Silver, my cousin is an administrative nurse (over several departments) at Johns Hopkins. Let's say the opinion I gather, there is much more treatment given than is needed.

I agree with way more treatment and way more testing than is needed, and it is getting much worse. Last year, I went back to work as a pediatric hospitalist. I was astounded at the aggressive approach to pediatric patients in the ER and the hospital that I have seen. My colleagues, residents, and medical students have no clue about the cost of what they are doing.
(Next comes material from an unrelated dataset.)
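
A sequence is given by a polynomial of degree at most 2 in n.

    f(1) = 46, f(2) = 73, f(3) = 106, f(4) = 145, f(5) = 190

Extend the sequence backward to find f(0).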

Many more tests done, many more Xrays, and much more aggressive medical treatment than a decade ago, even when it is completely unecessary.

I think it is all done in the name of corporate greed, now that docs work for big companies.

Trainees are actively trained to cram too much in their medical notes and to "upcode", as illegal as it is. It isn't as if there are medical police going after and prosecuting folks for inaccurate medical records and upcoding. We are told not to do this, yet are trained how to do the thing we are told not to do!

An example: over the last year, I have seen my colleagues hospitalize and treat multiple children for constipation, with nasogastric tubes and Golytely, and IVs, rather than doing this on an outpatient basis, with their primary care doc. This should virtually never happen.

Second-the cost of medications has been skyrocketed by greed. There is currently a lawsuit winding its way through the courts about price-fixing of generics:

https://www.washingtonpost.com/busi...e2f864d47e7_story.html?utm_term=.2b21512e943f

A simple example is doxycycline. The cost in 2010 was probably about 3 cents a pill. It is an old, generic, cheap, and very useful drug.

In an article dated in 2015:

"According to a U.S. House committee investigating price hikes in several generic drugs, the average wholesale price of 500 tablets in October 2013 was $20. Seven months later, the average wholesale price for the same amount was $1,849, an increase of more than 8,000 percent."

We allow greed to dominate our society, even if it kills people. Yet we do nothing. I don't get it.